La spagnola fu la prima, e la più letale, delle pandemie influenzali del XX Secolo: scoppiò nel 1918 e durò fino al 1920. Una delle sue prime vittime newyorchesi fu Frederick Trump, il nonno dell’attuale presidente. Immigrato dalla Germania, imprenditore dai trascorsi avventurosi, Frederick, 49 anni, si sentì improvvisamente male per strada il 29 maggio: febbre altissima, sudorazione copiosa, il giorno dopo era morto. Gli diagnosticarono subito una polmonite, capirono solo dopo che era la spagnola.

Con l’epidemia di coronavirus in corso, a Washington c’è chi ha già tirato fuori i piani d’emergenza studiati allora per aggiornarli: le elezioni presidenziali non sono ancora considerate a rischio, ma l’andamento della pandemia imprevedibile, le curve del contagio sono basate su assunzioni e previsioni tutte da verificare.

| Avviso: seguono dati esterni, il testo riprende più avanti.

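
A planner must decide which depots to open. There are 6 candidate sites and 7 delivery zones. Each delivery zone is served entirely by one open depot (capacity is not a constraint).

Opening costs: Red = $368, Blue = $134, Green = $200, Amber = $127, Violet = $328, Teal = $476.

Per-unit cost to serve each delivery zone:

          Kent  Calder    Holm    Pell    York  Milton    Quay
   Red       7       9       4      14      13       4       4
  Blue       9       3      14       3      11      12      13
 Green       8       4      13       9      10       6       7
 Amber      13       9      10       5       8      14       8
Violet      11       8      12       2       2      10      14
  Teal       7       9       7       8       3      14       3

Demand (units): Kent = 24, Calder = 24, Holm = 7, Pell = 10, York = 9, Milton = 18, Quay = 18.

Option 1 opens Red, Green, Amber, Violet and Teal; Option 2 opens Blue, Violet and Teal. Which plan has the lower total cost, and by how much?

Option 2 is cheaper by 456.

Option 1: {Red, Green, Amber, Violet, Teal}: Kent→Red 7·24=168, Calder→Green 4·24=96, Holm→Red 4·7=28, Pell→Violet 2·10=20, York→Violet 2·9=18, Milton→Red 4·18=72, Quay→Teal 3·18=54. Service 456; fixed 1499; total 1955.
Option 2: {Blue, Violet, Teal}: Kent→Teal 7·24=168, Calder→Blue 3·24=72, Holm→Teal 7·7=49, Pell→Violet 2·10=20, York→Violet 2·9=18, Milton→Violet 10·18=180, Quay→Teal 3·18=54. Service 561; fixed 938; total 1499.
Difference: |1955 − 1499| = 456.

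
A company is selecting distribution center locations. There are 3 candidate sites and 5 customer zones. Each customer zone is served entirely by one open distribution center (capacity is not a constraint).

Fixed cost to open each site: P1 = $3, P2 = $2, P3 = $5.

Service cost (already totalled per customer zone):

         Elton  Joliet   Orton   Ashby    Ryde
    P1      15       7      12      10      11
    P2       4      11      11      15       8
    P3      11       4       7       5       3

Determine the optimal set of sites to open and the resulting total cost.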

Ora, le vittime negli Usa raddoppiano in meno di tre giorni: superano le 5.100 e i contagi sono oltre 215 mila, le guarigioni oltre 8.500, secondo i dati costantemente aggiornati della John Hopkins University. Ieri, ci sono stati 884 decessi in 24 ore: mai così tanti.

Lo Stato di New York è il più colpito, seguito da New Jersey e California, ma focolai preoccupanti ci sono pure in Lousiana e Michigan; il Wyoming è l’unico Stato finora senza decessi. Mike Pence, il vice di Trump, lo “zar anti-virus”, dice che i test effettuati sono 1,1 milioni e che l’Italia è il caso di diffusione dell’epidemia più simile agli Usa.

Mentre il NYT traccia la mappa dei nuovi poveri, l’intelligence accusa la Cina di falsificare i dati. E la California, come altri Stati, libera detenuti non pericolosi, per ridurre i rischi nelle carceri. Un po’ ovunque nell’Unione detenuti eccellenti chiedono di essere rilasciati, causa la paura del contagio.

Infine, minacce per Anthony Fauci, massimo esperto Usa in malattie infettive, spesso in contrasto con Trump nella task force contro il coronavirus della Casa Bianca: la sua sicurezza è stata rafforzata, scrive il Washington Post, anche se la natura delle minacce da lui ricevute non è chiara. Fauci è nel mirino di commentatori di destra e blogger influenti fra i sostenitori di Trump.